Your perspective impacts everything. It determines whether you view a day of missed expectations as a failure or a learning experience. It’s the difference maker of a good or bad day at work. James Baldwin said, “The world changes according to the way people see it, and if you alter, even by a millimeter, the way a person looks at reality, then you can change it.” Is there something in your life that’s begging you to take another look?
As individuals, we all have our own perspective on life. It’s how we’re wired and shaped by our environment. You and I may be in the same situation and view it completely different. You may ask yourself “Why did he do that?” or “What was she thinking?” A lack of understanding of both ourselves and others can lead to tension, disappointment, hurt feelings, unmet expectations and poor communication. It’s about understanding that the way you see something it not necessarily how someone else may see it.
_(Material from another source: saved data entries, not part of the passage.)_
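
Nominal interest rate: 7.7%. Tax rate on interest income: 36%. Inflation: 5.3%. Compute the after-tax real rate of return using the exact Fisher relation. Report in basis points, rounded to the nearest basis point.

After-tax nominal return = 7.7% × (1 − 0.36) = 4.9280%.
1 + r = 1.04928 / 1.05300 = 0.996467
After-tax real rate = 0.996467 − 1 → -35 basis points.

-35 basis points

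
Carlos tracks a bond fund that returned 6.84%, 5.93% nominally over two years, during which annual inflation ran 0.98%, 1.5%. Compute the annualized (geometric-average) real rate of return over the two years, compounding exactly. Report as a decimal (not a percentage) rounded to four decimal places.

Compound the nominal returns: 1.0684 × 1.0593 = 1.13175612.
Compound inflation: 1.0098 × 1.0150 = 1.02494700.
Deflate: 1.13175612 / 1.02494700 = 1.10420941.
Annualized real rate = 1.10420941^(1/2) − 1 = 5.0814% → 0.0508.

0.0508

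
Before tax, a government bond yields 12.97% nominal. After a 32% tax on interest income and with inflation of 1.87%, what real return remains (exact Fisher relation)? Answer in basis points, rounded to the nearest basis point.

682 basis points

After-tax nominal return = 12.97% × (1 − 0.32) = 8.8196%.
1 + r = 1.088196 / 1.01870 = 1.068220
After-tax real rate = 1.068220 − 1 → 682 basis points.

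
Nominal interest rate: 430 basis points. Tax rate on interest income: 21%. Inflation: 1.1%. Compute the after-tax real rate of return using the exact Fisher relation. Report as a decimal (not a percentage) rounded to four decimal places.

0.0227

After-tax nominal return = 4.3% × (1 − 0.21) = 3.3970%.
1 + r = 1.03397 / 1.01100 = 1.022720
After-tax real rate = 1.022720 − 1 → 0.0227.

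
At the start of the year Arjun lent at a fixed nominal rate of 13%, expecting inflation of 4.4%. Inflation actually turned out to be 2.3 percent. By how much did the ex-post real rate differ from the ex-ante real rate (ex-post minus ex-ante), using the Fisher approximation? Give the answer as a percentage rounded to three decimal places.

Ex-ante: 13% − 4.4% = 8.600%
Ex-post: 13% − 2.3% = 10.700%
Difference (ex-post − ex-ante) = 2.1000% → 2.100%.

2.100%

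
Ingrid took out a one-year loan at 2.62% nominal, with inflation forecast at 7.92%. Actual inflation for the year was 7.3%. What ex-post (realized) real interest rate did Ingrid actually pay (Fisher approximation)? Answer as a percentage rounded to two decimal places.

-4.68%

Ex-post: 2.62% − 7.3% = -4.680%
So the realized real rate is -4.68%.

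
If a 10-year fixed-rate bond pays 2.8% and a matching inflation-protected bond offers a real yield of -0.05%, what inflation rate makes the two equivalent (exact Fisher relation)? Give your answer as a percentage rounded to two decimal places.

(1 + π) = (1 + i)/(1 + r) = 1.02800 / 0.99950 = 1.028514
Break-even inflation = 1.028514 − 1 → 2.85%.

2.85%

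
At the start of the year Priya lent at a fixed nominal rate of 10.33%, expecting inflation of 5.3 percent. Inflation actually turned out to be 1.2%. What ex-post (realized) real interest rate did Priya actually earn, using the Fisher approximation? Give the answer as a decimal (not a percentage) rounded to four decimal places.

Ex-post: 10.33% − 1.2% = 9.130%
So the realized real rate is 0.0913.

0.0913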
Early in my career, I worked with a man that had a reputation around the department as a low performer with a fairly troublesome attitude. He had been through a number of organization changes and now he was reporting to me. Just as the transition was taking place, I went to his previous managers to better understand his history. I didn’t realize that in doing so, I actually was taking on their perspective of him. I assumed the information I gathered about him was correct. In the coming weeks, I would get to know him as an individual. To my surprise, I had the wrong perspective! He was actually quite intelligent, personable with a great sense of humor. As I would later uncover, he had a completely different skill set than what the job required. He wasn’t the right fit. Once I changed my perspective on his abilities, I was able to make the best decision for him, the team, and the organization by moving him to a different role.
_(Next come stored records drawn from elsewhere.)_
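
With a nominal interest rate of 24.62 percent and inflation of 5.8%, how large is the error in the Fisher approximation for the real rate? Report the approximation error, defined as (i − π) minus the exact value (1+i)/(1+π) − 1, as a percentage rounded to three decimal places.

Approximate: r ≈ 24.620% − 5.800% = 18.8200%
Exact: (1 + 0.2462)/(1 + 0.0580) − 1 = 17.7883%
Error = 18.8200% − 17.7883% = 1.0317% → 1.032%.

1.032%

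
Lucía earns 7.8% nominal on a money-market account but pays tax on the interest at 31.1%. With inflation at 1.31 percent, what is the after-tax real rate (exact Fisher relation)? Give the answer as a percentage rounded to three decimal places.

4.012%

After-tax nominal return = 7.8% × (1 − 0.311) = 5.3742%.
1 + r = 1.053742 / 1.01310 = 1.040116
After-tax real rate = 1.040116 − 1 → 4.012%.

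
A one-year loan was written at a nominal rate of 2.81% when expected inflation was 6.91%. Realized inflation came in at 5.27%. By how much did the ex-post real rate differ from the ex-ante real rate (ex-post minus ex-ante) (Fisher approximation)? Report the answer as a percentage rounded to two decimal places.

Ex-ante: 2.81% − 6.91% = -4.100%
Ex-post: 2.81% − 5.27% = -2.460%
Difference (ex-post − ex-ante) = 1.6400% → 1.64%.

1.64%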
It’s true, perception is reality. I shared that story, because it’s one of the most memorable experiences in my career where I realized that my perception was the wrong reality. He was being positioned for termination. I would have unknowingly contributed to the premature end of his career by assuming everyone was right in their analysis of the situation. If you’re having trouble understanding someone or a situation maybe it’s time to change your perspective. Consider doing the following:
Ask questions. Being curious helps you learn different points of view. Spend time asking lots of question. Gather the right kind of data before making assumptions.
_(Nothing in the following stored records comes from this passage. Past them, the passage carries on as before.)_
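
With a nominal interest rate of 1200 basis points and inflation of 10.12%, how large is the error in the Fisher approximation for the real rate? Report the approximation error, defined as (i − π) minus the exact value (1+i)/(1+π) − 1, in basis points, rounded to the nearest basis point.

17 basis points

Approximate: r ≈ 12.000% − 10.120% = 1.8800%
Exact: (1 + 0.1200)/(1 + 0.1012) − 1 = 1.7072%
Error = 1.8800% − 1.7072% = 0.1728% → 17 basis points.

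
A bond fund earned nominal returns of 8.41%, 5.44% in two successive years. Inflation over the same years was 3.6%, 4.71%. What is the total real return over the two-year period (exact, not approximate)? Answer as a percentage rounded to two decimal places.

Compound the nominal returns: 1.0841 × 1.0544 = 1.143075.
Compound inflation: 1.0360 × 1.0471 = 1.084796.
Deflate: 1.143075 / 1.084796 = 1.053724.
Total real return = 1.053724 − 1 → 5.37%.

5.37%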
Be a servant. Moving pass your own needs to be there for someone else builds empathy. It’s hard to rush to judgement when you’re compassionate about a person or a situation. My abilities were often underestimated throughout my career, so it was easy for me to be open to the possibility that everyone’s assessment could be wrong.
Get outside your comfort zone. Your perspective is impacted by your ability to see. As long as you stay in what’s familiar and comfortable your view is limited. New and different experiences broaden you as a person. Dare yourself to learn something new.
If this is truly a growth area for you, then do something about it. Is there more than meets the eye in your situation? Find out and change your perspective.